Obviously, I should’ve finished that damn memoir.  All the people who told me that I was too young, didn’t have anything to say yet, and should focus instead on writing essays about my cat or the time I hiked through the redwood forest were, in fact, full of shit.  Because the book I’m reviewing for the (homeless) newspaper is my book, written by someone else, but still, the characters, the voice, the setting… it’s exactly like the book I was writing when I started to believe my professors knew more than me.  

Why did I ever start believing that?  I think it has something to do with workshops.  You sit around week after week, month after month, semester after agonizing semester, while everyone and their dog tears your work to pieces and you wonder why you were even admitted into the damn writing program in the first place if you can’t actually write.  And then, like any good re-education, the professor comes to you at the end of it all with what seems like a good answer to the question of “well, what the hell am I gonna do now?!”  They have the secret to getting published, damn it.  They’ve been in Oprah magazine.  They know exactly what you need to do.

So they take the charred remnants of your confidence as a writer and attempt to rebuild you.

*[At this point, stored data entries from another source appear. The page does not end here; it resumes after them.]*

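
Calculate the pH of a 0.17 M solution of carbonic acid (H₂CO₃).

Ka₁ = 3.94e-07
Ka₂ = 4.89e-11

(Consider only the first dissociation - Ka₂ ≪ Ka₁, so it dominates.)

First dissociation dominates. From Ka₁ = [H⁺][HA⁻]/[H₂A], x² + Ka₁·x − Ka₁·C = 0 with C = 0.17 M and Ka₁ = 3.94e-07. Solving: [H⁺] = (−Ka₁ + √(Ka₁² + 4·Ka₁·C)) / 2 = 2.5861e-04 M. pH = -log(2.5861e-04) = 3.59.

pH = 3.59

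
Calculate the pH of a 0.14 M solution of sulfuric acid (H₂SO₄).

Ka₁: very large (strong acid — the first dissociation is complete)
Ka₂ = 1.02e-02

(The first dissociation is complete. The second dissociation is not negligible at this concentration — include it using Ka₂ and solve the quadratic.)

First dissociation is complete: [H⁺]₀ = [HSO₄⁻]₀ = C = 0.14 M. Second dissociation HSO₄⁻ ⇌ H⁺ + SO₄²⁻: let x = [SO₄²⁻]. Ka₂ = (C + x)·x / (C − x) = 1.02e-02 → x² + (C + Ka₂)·x − Ka₂·C = 0 → x² + 0.15020·x − 1.428e-03 = 0. x = (−0.15020 + √(0.15020² + 4 × 1.428e-03)) / 2 = 8.9715e-03 M. [H⁺] = C + x = 0.14 + 8.9715e-03 = 1.4897e-01 M. pH = -log(1.4897e-01) = 0.83.

pH = 0.83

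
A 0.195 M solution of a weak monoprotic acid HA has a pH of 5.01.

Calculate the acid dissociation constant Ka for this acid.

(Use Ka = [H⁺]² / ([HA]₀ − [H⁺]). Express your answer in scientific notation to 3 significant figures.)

[H⁺] = 10^(−pH) = 10^(−5.01) = 9.772e-06 M. For HA ⇌ H⁺ + A⁻, Ka = [H⁺][A⁻]/[HA] = [H⁺]² / ([HA]₀ − [H⁺]) = (9.772e-06)² / (0.195 − 9.772e-06) = 4.90e-10.

K_a = 4.90e-10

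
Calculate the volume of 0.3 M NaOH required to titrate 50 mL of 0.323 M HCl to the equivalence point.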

In short, I’m Frankenstein over here, without a single original thought in my head.  Thanks formerly-published-author-turned-professor-who-can’t-get-a-book-deal-to-save-their-life!  Now we both suck!

I kinda have to give Stephanie K. credit.  While her book sucks (and it does, it really really really really does) she managed to write it, and she didn’t listen to all the bullshit telling her to actually get better at writing first.  Stephanie K., you are my inspiration.  No joke.  You told the story of my adolescence — albeit badly, and as a work of fiction — and you actually got MTV press to publish the damn thing.

(Yes, the MTV conglomerate has a publishing arm.  And yes, their taste in books sucks about as much as their taste in music.)

So while her book is bad and mine was actually cool (because mine was true… and my dialogue didn’t sound like fourth-graders on acid… and I didn’t make our tiny midwestern town sound like its punk scene was cooler than Chicago, which, Stephanie, lets get real here and admit that it wasn’t… and by the way, no one grabs for a beer while they’re having sex, especially for the first time, even if it’s the worst sex of their life…) I applaud her for writing the thing and getting it published.  She’s a better writer than me in that regard, for sure.

So, I really have only one question… When I’m reviewing a book I could’ve written (should’ve written), and it is so terrible that it causes me physical pain, do I actually have to finish it?  Giving old Stephanie the benefit of the doubt, it might actually get better.  But in the meantime, in between time, as I desperately hope for the writing to improve, as the story gets more and more unbelievable, how do I survive it?

Plus, if I ever want to finish my memoir (and I do… those bastards haven’t gotten me down yet) how will I separate her fiction from my fact?  Drug-addled memories are hazy at best, and vulnerable to even the smallest suggested editing.  I feel like I need to protect my true world from her crappy pretend one. 

Any ideas?  Besides burning the book, taking a photo of me burning it, and then sending that in as my review, with the title “Bitch Steals Book From My Head”?  So, besides the obvious?

Jessica

PS I think describing her dialogue as “fourth graders on acid” actually makes it sound better than it is.  Maybe it’s more like ninth-graders pretending their on acid.  Which is, rightfully, a completely different image.